Providence Academy’s Dr. Arthur Hippler and Mr. Joshua Blonski were featured in an article published today, Wednesday, June 10, 2020, in the National Catholic Register.

The article, “Black Catholics Call the Faithful to Listening, Reflection Following George Floyd Killing,” features Dr. Hippler and Mr. Blonski in two separate sections, Church Teaching on Justice and Harmful Narratives and Prudence, respectively.  Excerpts from the article are located below:

Church Teaching on Justice

Arthur Hippler, who teaches religion at Providence Academy in Plymouth, Minnesota, and is the author of Citizens of the Heavenly City: A Catechism of Catholic Social Teaching, spoke to the Register about the incident in relation to Church teaching on justice.

“The killing of George Floyd was an injustice, but it’s an injustice where the perpetrators have been arrested,” he said. “But what exactly did the people in these neighborhoods of St. Paul and Minneapolis do to deserve to have their grocery stores ransacked and their neighborhoods burned?”

In response to the rioting, Hippler quoted Pope St. John Paul II’s 1980 encyclical Dives in Misericordia on distortions of justice.

“‘An eye for an eye and a tooth for a tooth.’ This was the form of distortion of justice at that time; and today’s forms continue to be modeled on it,” Pope John Paul II wrote, “in the name of an alleged justice (for example, historical justice or class justice) the neighbor is sometimes destroyed, killed, deprived of liberty or stripped of fundamental human rights. The experience of the past and of our own time demonstrates that justice alone is not enough, that it can even lead to the negation and destruction of itself, if that deeper power, which is love, is not allowed to shape human life in its various dimensions” (12).

He also cited the Pontifical Commission on Justice and Peace’s 1983 document The Church and Racism: Toward a More Fraternal Society,” which said “racism will disappear from legal texts only when it dies in people’s hearts.”

He said Rev. Martin Luther King Jr. spoke to “people’s moral sensibilities” and called King’s “Letter From Birmingham Jail” “an important text for understanding what we in the Catholic world call the natural law.”

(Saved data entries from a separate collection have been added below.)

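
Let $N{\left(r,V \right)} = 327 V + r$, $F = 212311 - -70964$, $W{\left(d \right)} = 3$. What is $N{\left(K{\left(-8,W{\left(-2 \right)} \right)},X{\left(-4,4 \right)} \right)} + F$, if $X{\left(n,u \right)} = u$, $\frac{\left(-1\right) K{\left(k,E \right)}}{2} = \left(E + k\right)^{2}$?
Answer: $284533$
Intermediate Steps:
$K{\left(k,E \right)} = - 2 \left(E + k\right)^{2}$
$F = 283275$ ($F = 212311 + 70964 = 283275$)
$N{\left(r,V \right)} = r + 327 V$
$N{\left(K{\left(-8,W{\left(-2 \right)} \right)},X{\left(-4,4 \right)} \right)} + F = \left(- 2 \left(3 - 8\right)^{2} + 327 \cdot 4\right) + 283275 = \left(- 2 \left(-5\right)^{2} + 1308\right) + 283275 = \left(\left(-2\right) 25 + 1308\right) + 283275 = \left(-50 + 1308\right) + 283275 = 1258 + 283275 = 284533$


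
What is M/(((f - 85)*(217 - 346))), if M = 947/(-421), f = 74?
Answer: -947/597399 ≈ -0.0015852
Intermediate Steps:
M = -947/421 (M = 947*(-1/421) = -947/421 ≈ -2.2494)
M/(((f - 85)*(217 - 346))) = -947*1/((74 - 85)*(217 - 346))/421 = -947/(421*((-11*(-129)))) = -947/421/1419 = -947/421*1/1419 = -947/597399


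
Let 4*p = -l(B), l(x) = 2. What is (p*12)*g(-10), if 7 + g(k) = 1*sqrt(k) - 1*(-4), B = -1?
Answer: 18 - 6*I*sqrt(10) ≈ 18.0 - 18.974*I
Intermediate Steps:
p = -1/2 (p = (-1*2)/4 = (1/4)*(-2) = -1/2 ≈ -0.50000)
g(k) = -3 + sqrt(k) (g(k) = -7 + (1*sqrt(k) - 1*(-4)) = -7 + (sqrt(k) + 4) = -7 + (4 + sqrt(k)) = -3 + sqrt(k))
(p*12)*g(-10) = (-1/2*12)*(-3 + sqrt(-10)) = -6*(-3 + I*sqrt(10)) = 18 - 6*I*sqrt(10)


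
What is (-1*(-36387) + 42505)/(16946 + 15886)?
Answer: 19723/8208 ≈ 2.4029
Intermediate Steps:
(-1*(-36387) + 42505)/(16946 + 15886) = (36387 + 42505)/32832 = 78892*(1/32832) = 19723/8208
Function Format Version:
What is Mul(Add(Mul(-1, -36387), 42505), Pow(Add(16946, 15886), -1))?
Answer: Rational(19723, 8208) ≈ 2.4029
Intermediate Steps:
Mul(Add(Mul(-1, -36387), 42505), Pow(Add(16946, 15886), -1)) = Mul(Add(36387, 42505), Pow(32832, -1)) = Mul(78892, Rational(1, 32832)) = Rational(19723, 8208)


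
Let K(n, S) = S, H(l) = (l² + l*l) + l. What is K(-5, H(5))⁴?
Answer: 9150625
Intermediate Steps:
H(l) = l + 2*l² (H(l) = (l² + l²) + l = 2*l² + l = l + 2*l²)
K(-5, H(5))⁴ = (5*(1 + 2*5))⁴ = (5*(1 + 10))⁴ = (5*11)⁴ = 55⁴ = 9150625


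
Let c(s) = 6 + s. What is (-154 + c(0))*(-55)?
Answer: 8140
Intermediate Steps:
(-154 + c(0))*(-55) = (-154 + (6 + 0))*(-55) = (-154 + 6)*(-55) = -148*(-55) = 8140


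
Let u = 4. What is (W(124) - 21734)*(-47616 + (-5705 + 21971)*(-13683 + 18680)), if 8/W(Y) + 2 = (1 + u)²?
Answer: -40606557568164/23 ≈ -1.7655e+12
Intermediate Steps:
W(Y) = 8/23 (W(Y) = 8/(-2 + (1 + 4)²) = 8/(-2 + 5²) = 8/(-2 + 25) = 8/23)
(W(124) - 21734)*(-47616 + (-5705 + 21971)*(-13683 + 18680)) = (8/23 - 21734)*(-47616 + (-5705 + 21971)*(-13683 + 18680)) = -499874*(-47616 + 16266*4997)/23 = -499874*(-47616 + 81281202)/23 = -499874/23*81233586 = -40606557568164/23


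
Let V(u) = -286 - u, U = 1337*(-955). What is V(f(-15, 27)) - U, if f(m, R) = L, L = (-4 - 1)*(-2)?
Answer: 1276539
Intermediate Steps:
U = -1276835
L = 10 (L = -5*(-2) = 10)
f(m, R) = 10
V(f(-15, 27)) - U = (-286 - 1*10) - 1*(-1276835) = (-286 - 10) + 1276835 = -296 + 1276835 = 1276539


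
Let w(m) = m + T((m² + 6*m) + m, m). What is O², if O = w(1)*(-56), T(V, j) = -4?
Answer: 28224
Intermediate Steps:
w(m) = -4 + m (w(m) = m - 4 = -4 + m)
O = 168 (O = (-4 + 1)*(-56) = -3*(-56) = 168)
O² = 168² = 28224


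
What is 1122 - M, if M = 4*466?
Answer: -742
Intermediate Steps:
M = 1864
1122 - M = 1122 - 1*1864 = 1122 - 1864 = -742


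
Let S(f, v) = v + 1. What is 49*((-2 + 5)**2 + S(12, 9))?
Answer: 931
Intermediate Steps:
S(f, v) = 1 + v
49*((-2 + 5)**2 + S(12, 9)) = 49*((-2 + 5)**2 + (1 + 9)) = 49*(3**2 + 10) = 49*(9 + 10) = 49*19 = 931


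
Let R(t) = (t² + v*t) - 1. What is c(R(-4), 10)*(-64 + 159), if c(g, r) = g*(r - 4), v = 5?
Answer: -2850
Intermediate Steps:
R(t) = -1 + t² + 5*t (R(t) = (t² + 5*t) - 1 = -1 + t² + 5*t)
c(g, r) = g*(-4 + r)
c(R(-4), 10)*(-64 + 159) = ((-1 + (-4)² + 5*(-4))*(-4 + 10))*(-64 + 159) = ((-1 + 16 - 20)*6)*95 = -5*6*95 = -30*95 = -2850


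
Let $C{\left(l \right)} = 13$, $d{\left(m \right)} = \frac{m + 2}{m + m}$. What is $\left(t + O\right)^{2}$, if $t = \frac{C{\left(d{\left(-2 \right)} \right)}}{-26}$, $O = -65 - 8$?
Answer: $\frac{21609}{4} \approx 5402.3$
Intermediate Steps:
$d{\left(m \right)} = \frac{2 + m}{2 m}$
$O = -73$ ($O = -65 - 8 = -73$)
$t = - \frac{1}{2}$ ($t = \frac{13}{-26} = 13 \left(- \frac{1}{26}\right) = - \frac{1}{2} \approx -0.5$)
$\left(t + O\right)^{2} = \left(- \frac{1}{2} - 73\right)^{2} = \left(- \frac{147}{2}\right)^{2} = \frac{21609}{4}$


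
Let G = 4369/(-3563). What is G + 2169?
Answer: 7723778/3563 ≈ 2167.8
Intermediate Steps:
G = -4369/3563 (G = 4369*(-1/3563) = -4369/3563 ≈ -1.2262)
G + 2169 = -4369/3563 + 2169 = 7723778/3563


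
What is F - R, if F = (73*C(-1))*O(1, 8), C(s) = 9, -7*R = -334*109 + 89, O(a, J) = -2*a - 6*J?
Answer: -266267/7 ≈ -38038.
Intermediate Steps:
O(a, J) = -6*J - 2*a
R = 36317/7 (R = -(-334*109 + 89)/7 = -(-36406 + 89)/7 = -⅐*(-36317) = 36317/7 ≈ 5188.1)
F = -32850 (F = (73*9)*(-6*8 - 2*1) = 657*(-48 - 2) = 657*(-50) = -32850)
F - R = -32850 - 1*36317/7 = -32850 - 36317/7 = -266267/7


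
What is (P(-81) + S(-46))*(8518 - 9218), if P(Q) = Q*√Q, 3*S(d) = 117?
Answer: -27300 + 510300*I ≈ -27300.0 + 5.103e+5*I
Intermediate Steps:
S(d) = 39 (S(d) = (⅓)*117 = 39)
P(Q) = Q^(3/2)
(P(-81) + S(-46))*(8518 - 9218) = ((-81)^(3/2) + 39)*(8518 - 9218) = (-729*I + 39)*(-700) = (39 - 729*I)*(-700) = -27300 + 510300*I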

“The whole language of that letter is not ‘We need to pass a law; we need more statutes,’” Hippler said. “He’s appealing to people’s sense of fraternity and justice and goodwill. He’s appealing to people’s notions of a shared humanity; he’s appealing to people’s sense of the treatment of blacks as being historically unjust.”

“The root of racism is in the human heart, so you can’t change the human heart just by laws,” Hippler said. “The only thing that changes hearts is conversion.”

Harmful Narratives and Prudence

Joshua Blonski, the upper school dean of students at Providence Academy in Plymouth, said that when he first watched the video of Floyd’s killing he felt “overwhelming sorrow” at “the idea that someone taken into custody has their life taken from them when they are overwhelmingly outnumbered and surrounded.”

He added that his wife, who is white, “was more preoccupied with the thought, ‘What if that was you on the ground being restrained?’” Blonski, who is black, said that while he’s very supportive of the police, the video did make him question: “What systemwide problems are there that could lead to that incident? What can we do better?”

He called for improving “relationships between the police and the communities that they’re policing” and said people should be prudent about the messages they hear on social media, asking, “Are they giving a fair and balanced accounting of what’s happening?”

“Praying about something can actually be one of your strongest social-justice actions,” he added, “but to also not just limit it to prayer. … Whatever action an individual takes, it should be well thought out and it should just be informed.”

Blonski related an incident that occurred while his wife was getting groceries for their family and to donate to a food pantry serving those in damaged neighborhoods.

“She gets accosted by an African American man who starts yelling at her across the parking lot,” he said, “screaming, ‘You’re stealing food from blacks. Go to your own store. What are you doing here?’”

The man had no idea she was “bringing groceries home to her black husband and her black children, and we’re going to deliver a big portion of these groceries downtown to black families who have been left destitute,” he said. “We just really came to the conclusion — and this speaks to the larger picture — people have narratives and stories in their heads of others, black, white, whatever, and that story becomes their reality.”

As for the U.S. Church, Blonski said that this “is a time to reach out to those communities of color who are Catholic and to give guidance, to give counsel.” He added that “guidance for children” would be helpful, as it’s difficult “to talk to my 5-year-old, my 2-year-old about ‘there are some people who might not like daddy because of his skin color,’ which is a sad fact; but at the same time, it’s not everyone.”

He praised an open letter from a mother to her sons that his school shared on the topic.

The excerpts above were extracted from the article “Black Catholics Call the Faithful to Listening, Reflection Following George Floyd Killing,” published on June 10, 2020, in the National Catholic Register.  The National Catholic Register is a national Catholic newspaper founded in 1927. Published content includes news and features from the United States, the Vatican, and worldwide on topics including culture, education, books, arts and entertainment, as well as interviews. The National Catholic Register is available in both a print edition as well as an online edition.